I talked around a legal topic in a previous post ("What is a software license supposed to protect?") but was not aware it existed at the time. In that post, I said "Whether it is legal, legitimate, or "right" for a copyright owner to include license terms that go beyond the rights contained in federal copyright law is somewhat of an open question."
That issue is not as open a question as I had previously thought due to a relatively recent legal doctrine known as "copyright misuse".
The copyright misuse doctrine prohibits the owner of a copyright from enforcing it against an infringer if the owner has exploited the copyright in order to secure an exclusive right or a limited monopoly that is not granted by the copyright laws. (For a list of what rights are granted by the copyright laws, see my earlier post.)
This defense generally extends to copyrights covered by license agreements that include an attempt to leverage a copyright monopoly into a larger monopoly or exclusive right.
Typical situations where misuse can arise include:
Licenses that prohibit a licensee from using a competing product or service.
Licenses that require a licensee to license or purchase other property of the licensor.
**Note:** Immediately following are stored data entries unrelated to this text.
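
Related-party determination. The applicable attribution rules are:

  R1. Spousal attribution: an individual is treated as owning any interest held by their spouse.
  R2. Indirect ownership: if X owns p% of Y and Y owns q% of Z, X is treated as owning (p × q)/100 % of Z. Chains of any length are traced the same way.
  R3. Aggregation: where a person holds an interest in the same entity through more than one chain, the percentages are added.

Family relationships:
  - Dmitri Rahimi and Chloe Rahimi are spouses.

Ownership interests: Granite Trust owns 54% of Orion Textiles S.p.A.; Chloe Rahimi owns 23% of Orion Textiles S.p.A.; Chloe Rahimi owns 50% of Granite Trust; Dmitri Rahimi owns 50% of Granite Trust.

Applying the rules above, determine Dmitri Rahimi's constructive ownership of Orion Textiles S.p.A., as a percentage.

77%

By spousal attribution (R1), Dmitri Rahimi is treated as also owning Chloe Rahimi's interest in Granite Trust, giving 50% + 50% = 100%.
By spousal attribution (R1), Dmitri Rahimi is treated as owning Chloe Rahimi's 23% interest in Orion Textiles S.p.A.
Chain via Granite Trust (R2): 100% × 54% = 54% of Orion Textiles S.p.A.
Direct interest in Orion Textiles S.p.A: 23%.
Aggregating (R3): 54% + 23% = 77%.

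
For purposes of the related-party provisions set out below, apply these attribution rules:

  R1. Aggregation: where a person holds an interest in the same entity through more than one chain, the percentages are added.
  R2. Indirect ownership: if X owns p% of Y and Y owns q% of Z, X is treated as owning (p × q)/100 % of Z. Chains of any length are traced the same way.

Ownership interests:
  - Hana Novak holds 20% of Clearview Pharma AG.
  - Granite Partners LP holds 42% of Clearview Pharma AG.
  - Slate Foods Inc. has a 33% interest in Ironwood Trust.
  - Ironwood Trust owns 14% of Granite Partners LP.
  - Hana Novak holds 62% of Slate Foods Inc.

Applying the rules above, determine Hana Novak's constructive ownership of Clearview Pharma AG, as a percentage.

Chain via Slate Foods Inc. → Ironwood Trust → Granite Partners LP (R2): 62% × 33% × 14% × 42% = 1.203048% of Clearview Pharma AG.
Direct interest in Clearview Pharma AG: 20%.
Aggregating (R1): 1.203048% + 20% = 21.203048%.

21.203048%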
Licenses that prohibit a licensee from independently developing products or works that compete with products or works of the licensor.
Licenses that seek to extend the temporal or territorial scope of copyright protection.
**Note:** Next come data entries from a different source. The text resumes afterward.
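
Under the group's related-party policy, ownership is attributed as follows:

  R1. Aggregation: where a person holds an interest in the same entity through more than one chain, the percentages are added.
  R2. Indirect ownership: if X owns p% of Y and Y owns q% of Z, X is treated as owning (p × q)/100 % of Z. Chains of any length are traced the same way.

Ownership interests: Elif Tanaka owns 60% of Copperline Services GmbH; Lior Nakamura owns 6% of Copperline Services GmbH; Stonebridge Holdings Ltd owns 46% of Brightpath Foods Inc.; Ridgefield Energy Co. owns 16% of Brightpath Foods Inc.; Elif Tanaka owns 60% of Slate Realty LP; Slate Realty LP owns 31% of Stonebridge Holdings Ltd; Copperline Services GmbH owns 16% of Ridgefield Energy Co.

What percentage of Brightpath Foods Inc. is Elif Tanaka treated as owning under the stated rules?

10.092%

Chain via Slate Realty LP → Stonebridge Holdings Ltd (R2): 60% × 31% × 46% = 8.556% of Brightpath Foods Inc.
Chain via Copperline Services GmbH → Ridgefield Energy Co. (R2): 60% × 16% × 16% = 1.536% of Brightpath Foods Inc.
Aggregating (R1): 8.556% + 1.536% = 10.092%.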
Courts that follow this doctrine will withhold remedies for infringement of the copyright (i.e. not enforce the copyright at all) until the anti-competitive effects of the misuse have completely dissipated.
U.S. Circuit Court Case precedents on copyright misuse:
Lasercomb America v. Reynolds, 911 F.2d 970, 977-79 (4th Cir. 1990)
DSC Communications Corp. v. DGI Technologies, 81 F.3d 597, 601 (5th Cir. 1996)
Practice Management Information Corp. v. American Medical Association, 121 F.3d 516 (9th Cir. 1997), modified, 133 F.3d 1140 (9th Cir. 1998), cert. denied, 119 S. Ct. 40 (1998)
On a related note, I did a little reading of the copyright law - specifically, what is *not* covered by a copyright. From 17 USC 102 (federal copyright law):
(b) In no case does copyright protection for an original work of authorship extend to any idea, procedure, process, system, method of operation, concept, principle, or discovery, regardless of the form in which it is described, explained, illustrated, or embodied in such work.
The way I read section 102(b), various software services such as installation, support, design, etc. would likely be categorized as "procedures", "processes", or "methods of operation" and thus not protected by copyright. If such services are not protected by copyright, then a copyright owner has no basis (legal authority) to grant rights to or restrict rights from a licensee regarding performance of those services, as those rights already fully belong to the licensee.
The usual disclaimers apply here: I am not a lawyer. This is not legal advice and should not be construed as such. If you have legal difficulties in this area, seek out and consult with a competent attorney.